New York Atlas
- Type: Sunday-only newspaper
- Format: broadsheet
- Founded: 1838
- Ceased publication: 1881(?)
- Headquarters: Manhattan
- OCLC number: 9424671

= New York Atlas =

The New York Atlas was a Sunday newspaper in New York City which was published from 1838 until the 1880s.

The paper was founded as a Sunday-only paper in 1838 by Anson Herrick and Jesse A. Fell as the Sunday Morning Atlas.

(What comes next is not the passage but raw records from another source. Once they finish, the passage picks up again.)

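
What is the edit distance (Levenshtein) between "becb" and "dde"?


Computing edit distance: "becb" -> "dde"
DP table:
           d    d    e
      0    1    2    3
  b   1    1    2    3
  e   2    2    2    2
  c   3    3    3    3
  b   4    4    4    4
Edit distance = dp[4][3] = 4

4


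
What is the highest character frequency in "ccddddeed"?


Input: ccddddeed
Character counts:
  'c': 2
  'd': 5
  'e': 2
Maximum frequency: 5

5


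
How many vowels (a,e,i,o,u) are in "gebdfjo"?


Input: gebdfjo
Checking each character:
  'g' at position 0: consonant
  'e' at position 1: vowel (running total: 1)
  'b' at position 2: consonant
  'd' at position 3: consonant
  'f' at position 4: consonant
  'j' at position 5: consonant
  'o' at position 6: vowel (running total: 2)
Total vowels: 2

2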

It began publication on August 12, 1838. Frederick West soon joined as an editor and partner in the paper, Fell departed, and John F. Ropes also joined as a publisher, and the publishers then were known as "Herrick, West, and Ropes".

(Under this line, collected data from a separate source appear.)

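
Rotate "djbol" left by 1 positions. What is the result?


Input: "djbol", rotate left by 1
First 1 characters: "d"
Remaining characters: "jbol"
Concatenate remaining + first: "jbol" + "d" = "jbold"

jbold


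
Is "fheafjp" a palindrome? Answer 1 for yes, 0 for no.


Input: fheafjp
Reversed: pjfaehf
  Compare pos 0 ('f') with pos 6 ('p'): MISMATCH
  Compare pos 1 ('h') with pos 5 ('j'): MISMATCH
  Compare pos 2 ('e') with pos 4 ('f'): MISMATCH
Result: not a palindrome

0


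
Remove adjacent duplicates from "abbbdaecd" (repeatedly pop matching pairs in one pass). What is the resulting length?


Input: abbbdaecd
Stack-based adjacent duplicate removal:
  Read 'a': push. Stack: a
  Read 'b': push. Stack: ab
  Read 'b': matches stack top 'b' => pop. Stack: a
  Read 'b': push. Stack: ab
  Read 'd': push. Stack: abd
  Read 'a': push. Stack: abda
  Read 'e': push. Stack: abdae
  Read 'c': push. Stack: abdaec
  Read 'd': push. Stack: abdaecd
Final stack: "abdaecd" (length 7)

7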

By November 1842, its reported circulation was 4,500, ranking it second (after the New York Herald) among the five New York papers who were publishing on Sunday at the time.

The paper continued operation under Herrick's sons Carleton Moses and Anson after Anson Sr. died in 1868, and ceased publication sometime in the early 1880s.

According to Library of Congress holdings information, the paper's title was the Sunday Morning Atlas from 1838–40, The Atlas from 1840-53, and the New-York Atlas from 1853-81.

==Notable contributors==
- P. T. Barnum, who published over 100 letters as a "European correspondent" for the paper, as well as a serialized novel in 1841, The Adventures of an Adventurer
- Ada Clare, whose poetry was first published in the Atlas in 1855.
- Bret Harte, who later became well for his accounts of pioneering life in California, had his first writings published in the Atlas at age 11, a poem called "Autumnal Musings".
- Walt Whitman, whose treatise Manly Health and Training was published in weekly installments starting in September 1858.